For a year and a half Turner and the WCW owned Monday-night wrestling. WWF's arena shows no longer sold out. McMahon got desperate, and tried to play the victim. He filed suit with the Federal Trade Commission, alleging that Turner, using his TBS Superstation, was trying to create a monopoly (this after McMahon had spent most of the '80s snuffing out every competitor in sight). Most amusingly, McMahon even took a shot at cultural sanctimony: During a '95 sports talk show appearance, he said that the WCW was too raunchy, and that Turner's wrestlers "give our business a bad name. It's so important for us to be able to uphold this standard of ethics we do."

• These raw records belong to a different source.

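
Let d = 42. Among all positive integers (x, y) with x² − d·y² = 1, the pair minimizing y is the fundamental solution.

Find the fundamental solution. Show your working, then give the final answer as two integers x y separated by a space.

[6; 2,12] for √42; ℓ=2 ⇒ convergent index 1
a_0=6:  p_0=6·1+0=6,  q_0=6·0+1=1
a_1=2:  p_1=2·6+1=13,  q_1=2·1+0=2
fundamental: x₁=13, y₁=2  (since 169 − 42·4 = 1)

13 2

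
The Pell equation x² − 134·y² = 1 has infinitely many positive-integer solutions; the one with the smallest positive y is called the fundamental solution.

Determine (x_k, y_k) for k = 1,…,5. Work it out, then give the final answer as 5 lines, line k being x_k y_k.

√134 → a₀=11, period (1,1,2,1,3,…,1,1,22); ℓ=14 even so k=13
i=0: a=11 ⇒ p=11, q=1
…
i=2: a=1 ⇒ p=23, q=2
…
i=4: a=1 ⇒ p=81, q=7
…
i=6: a=1 ⇒ p=382, q=33
…
i=8: a=1 ⇒ p=4503, q=389
…
i=12: a=1 ⇒ p=84029, q=7259
i=13: a=1 ⇒ p=145925, q=12606
(x₁, y₁) = (145925, 12606);  145925² − 134·12606² = 1 ✓
k=2:  x_2 = 145925·145925+134·12606·12606 = 42588211249,  y_2 = 145925·12606+12606·145925 = 3679061100
k=3:  x_3 = 145925·42588211249+134·12606·3679061100 = 12429369452874725,  y_3 = 145925·3679061100+12606·42588211249 = 1073733982022394
k=4:  x_4 = 145925·12429369452874725+134·12606·1073733982022394 = 3627511474778900280001,  y_4 = 145925·1073733982022394+12606·12429369452874725 = 313369262649556627800
k=5:  x_5 = 145925·3627511474778900280001+134·12606·313369262649556627800 = 1058689223901792677265417125,  y_5 = 145925·313369262649556627800+12606·3627511474778900280001 = 91456819303199367841407606

145925 12606
42588211249 3679061100
12429369452874725 1073733982022394
3627511474778900280001 313369262649556627800
1058689223901792677265417125 91456819303199367841407606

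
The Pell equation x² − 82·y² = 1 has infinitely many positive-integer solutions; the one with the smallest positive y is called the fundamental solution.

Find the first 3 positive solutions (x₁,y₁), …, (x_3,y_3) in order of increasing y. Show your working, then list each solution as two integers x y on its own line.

163 18
53137 5868
17322499 1912950

√82 → a₀=9, period (18); ℓ=1 odd so k=1
k=0  a_k=9  p_k/q_k = 9/1
k=1  a_k=18  p_k/q_k = 163/18
→ (163, 18).  Check: 163²=26569, 82·18²=26568, difference 1.
(163+18√82)^2 = 53137 + 5868√82
(163+18√82)^3 = 17322499 + 1912950√82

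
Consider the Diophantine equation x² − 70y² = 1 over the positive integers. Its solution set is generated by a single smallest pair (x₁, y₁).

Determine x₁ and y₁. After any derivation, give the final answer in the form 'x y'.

251 30

√70 → a₀=8, period (2,1,2,1,2,16); ℓ=6 even so k=5
i=0: a=8 ⇒ p=8, q=1
i=1: a=2 ⇒ p=17, q=2
…
i=3: a=2 ⇒ p=67, q=8
i=4: a=1 ⇒ p=92, q=11
i=5: a=2 ⇒ p=251, q=30
→ (251, 30).  Check: 251²=63001, 70·30²=63000, difference 1.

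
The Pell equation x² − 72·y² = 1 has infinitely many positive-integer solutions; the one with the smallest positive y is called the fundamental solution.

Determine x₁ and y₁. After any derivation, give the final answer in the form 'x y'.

√72 → a₀=8, period (2,16); ℓ=2 even so k=1
k=0  a_k=8  p_k/q_k = 8/1
k=1  a_k=2  p_k/q_k = 17/2
fundamental: x₁=17, y₁=2  (since 289 − 72·4 = 1)

17 2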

Finally, McMahon got a glimpse of the future: Its name was Stone Cold Steve Austin. A profanity-spewing tough guy, Austin ushered in a new era of ring superstar. A baby-face like Hogan might tell kids to eat their vitamins; Austin told fans to shove it up their ass, and they loved him for it. And with McMahon casting himself as Austin's on-screen nemesis, the evil, overbearing boss who wasn't afraid to mix it up in the ring, the WWF launched one of its most successful promotions. Simple good and bad was out, and murky gray areas were in, along with hookers, pimps, crucifixions, the occult, porn stars and butt shots. (During one infamous between-bout sketch, WWF wrestler Sexual Chocolate was seen getting simulated head backstage from a transvestite.) Parents protested that WWF programming was no longer suitable for kids. A wide-eyed McMahon assured them that it wasn't intended for kids in the first place, and then signed a pay-per-view sponsorship with a squirt-gun manufacturer.

Besides adding the skin and the carnage, McMahon and his team of script writers did a masterful job hatching elaborate on-screen rivalries, concocting a new slate of marketable characters (Austin, The Godfather, The Rock), and coining their catch phrases ("Austin 3:16," "Pimpin' ain't easy!" and "Do you smell what the Rock is cookin'?"). The WWF not only won back wrestling fans from the more tepid WCW, it cornered the mainstream 18-to-35 male demographic as well. More of them watch WWF's "Raw Is War" on the USA Network than watch "Monday Night Football."

And can you blame them? In all of television, find a more electrifying intro than the 30-second opening to Monday night's "Raw is War" -- a raging, quick-edit combustion of heavy-metal music and wounded warriors.

Just a few years after the company's 1994 nadir, live WWF arena shows now sell out weeks in advance. The company takes in nearly $400 million a year from pay-per-view shows, home video and syndicated programming alone, not to mention the millions more from T-shirts, action figures and, yes, even WWF ice cream on a stick, one of 150 products licensed by the WWF. The league's parent company, Titan Sports, also controlled by McMahon and valued at $750 million, is reportedly at work renovating a recently purchased Manhattan property, turning it into a new sports and television production studio.

Finally, there's Wall Street. There's word McMahon will team up with Bear Stearns investors for an IPO. He reportedly wants to raise $150 million in order to build a new WWF-themed hotel in Las Vegas.

Could all this be derailed over a humorless in-joke that went deadly wrong?